The Bluetooth SIG consists of companies in the areas of telecommunication, computing, networking, and consumer electronics.
Why the name Bluetooth?
The word Bluetooth is an anglicized version of Old Norse ‘Blátönn’ or Danish ‘Blåtand’, according to Wikipedia.
This was the name of the tenth-century king Harald I of Denmark who united dissonant Danish tribes into a single kingdom. The implication is that Bluetooth does the same with communications protocols, uniting them into one universal standard.
How does Bluetooth work?
Bluetooth uses a radio technology which is called frequency-hopping spread spectrum. It works by chopping up the data that is being sent, and transmitting sections of it on up to 79 frequencies.
Spread-spectrum is good for several reasons. Firstly, the signals are very resistant to narrowband interference, which means the transmissions are more likely to reach their destination quickly and intact.
Spread-spectrum transmissions can share a frequency band with many types of conventional transmissions with minimal interference.
Also, spread-spectrum signals are also very difficult to intercept, making the technology relatively secure – except for some early security issues.
What is the data rate and range of Bluetooth?
The data transfer rate of Bluetooth technology varies depending on the version. Version 1.2 offers up to 1Mbps. Version 2.0 + Enhanced Data Rate (EDR) offers up to 3Mbps, and data can be transferred at up to 24Mbps for Version 3.0 + High Speed (HS) enabled devices.
Version 3.0 + HS was adopted in April 2009. Version 2.1 + EDR was adopted in July 2007.
As for the operating range, this also varies depending on the class of the Bluetooth device.
Class 3 radios have a range of up to 1 metre or 3 feet; class 2 radios, which are most commonly found in mobile devices, have a range of 10 metres or 33 feet.
Class 1 radios, used primarily in industrial use cases, have a range of 100 metres or 300 feet.
What is the future of Bluetooth?
Operating systems such as the Mac OS and Windows continue to have native support for Bluetooth.

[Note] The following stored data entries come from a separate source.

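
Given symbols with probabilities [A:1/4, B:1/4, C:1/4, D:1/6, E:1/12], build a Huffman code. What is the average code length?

Huffman tree construction:
Combine smallest probabilities repeatedly
Resulting codes:
  A: 00 (length 2)
  B: 01 (length 2)
  C: 10 (length 2)
  D: 111 (length 3)
  E: 110 (length 3)
Average length = Σ p(s) × length(s) = 2.2500 bits


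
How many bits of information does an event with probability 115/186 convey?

Information content I(x) = -log₂(p(x))
I = -log₂(115/186) = -log₂(0.6183)
I = 0.6937 bits


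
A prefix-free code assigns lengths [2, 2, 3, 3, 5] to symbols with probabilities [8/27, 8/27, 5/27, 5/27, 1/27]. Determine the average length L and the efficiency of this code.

Average length L = Σ p_i × l_i = 2.4815 bits
Entropy H = 2.1171 bits
Efficiency η = H/L × 100% = 85.32%


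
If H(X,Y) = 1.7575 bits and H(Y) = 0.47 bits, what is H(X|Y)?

Chain rule: H(X,Y) = H(X|Y) + H(Y)
H(X|Y) = H(X,Y) - H(Y) = 1.7575 - 0.47 = 1.2875 bits


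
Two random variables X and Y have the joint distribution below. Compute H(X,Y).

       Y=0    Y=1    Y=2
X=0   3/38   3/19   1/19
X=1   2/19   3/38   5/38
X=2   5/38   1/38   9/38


H(X,Y) = -Σ p(x,y) log₂ p(x,y)
  p(0,0)=3/38: -0.0789 × log₂(0.0789) = 0.2892
  p(0,1)=3/19: -0.1579 × log₂(0.1579) = 0.4205
  p(0,2)=1/19: -0.0526 × log₂(0.0526) = 0.2236
  p(1,0)=2/19: -0.1053 × log₂(0.1053) = 0.3419
  p(1,1)=3/38: -0.0789 × log₂(0.0789) = 0.2892
  p(1,2)=5/38: -0.1316 × log₂(0.1316) = 0.3850
  p(2,0)=5/38: -0.1316 × log₂(0.1316) = 0.3850
  p(2,1)=1/38: -0.0263 × log₂(0.0263) = 0.1381
  p(2,2)=9/38: -0.2368 × log₂(0.2368) = 0.4922
H(X,Y) = 2.9646 bits


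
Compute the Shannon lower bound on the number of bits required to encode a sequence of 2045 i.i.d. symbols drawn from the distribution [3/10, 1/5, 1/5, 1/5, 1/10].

Entropy H = 2.2464 bits/symbol
Minimum bits = H × n = 2.2464 × 2045
= 4593.97 bits


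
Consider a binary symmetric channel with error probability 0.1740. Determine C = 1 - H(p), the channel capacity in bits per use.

For BSC with error probability p:
C = 1 - H(p) where H(p) is binary entropy
H(0.1740) = -0.1740 × log₂(0.1740) - 0.8260 × log₂(0.8260)
H(p) = 0.6668
C = 1 - 0.6668 = 0.3332 bits/use


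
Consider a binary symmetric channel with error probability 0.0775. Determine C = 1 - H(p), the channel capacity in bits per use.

For BSC with error probability p:
C = 1 - H(p) where H(p) is binary entropy
H(0.0775) = -0.0775 × log₂(0.0775) - 0.9225 × log₂(0.9225)
H(p) = 0.3933
C = 1 - 0.3933 = 0.6067 bits/use


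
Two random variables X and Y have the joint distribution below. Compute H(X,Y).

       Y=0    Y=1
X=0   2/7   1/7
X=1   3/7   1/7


H(X,Y) = -Σ p(x,y) log₂ p(x,y)
  p(0,0)=2/7: -0.2857 × log₂(0.2857) = 0.5164
  p(0,1)=1/7: -0.1429 × log₂(0.1429) = 0.4011
  p(1,0)=3/7: -0.4286 × log₂(0.4286) = 0.5239
  p(1,1)=1/7: -0.1429 × log₂(0.1429) = 0.4011
H(X,Y) = 1.8424 bits


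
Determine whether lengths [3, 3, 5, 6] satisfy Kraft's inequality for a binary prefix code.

Kraft inequality: Σ 2^(-l_i) ≤ 1 for prefix-free code
Calculating: 2^(-3) + 2^(-3) + 2^(-5) + 2^(-6)
= 0.125 + 0.125 + 0.03125 + 0.015625
= 0.2969
Since 0.2969 ≤ 1, prefix-free code exists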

The Bluetooth SIG partners are working on enabling Bluetooth information points, to enable advertising models based around users pulling information from ‘information points’, rather than having to ‘push’ information out.
Other emerging features include Bluetooth in cars; automatic configuration of piconets; and quality of service (QoS) improvements, for example enabling audio and video data to be transmitted at a higher quality.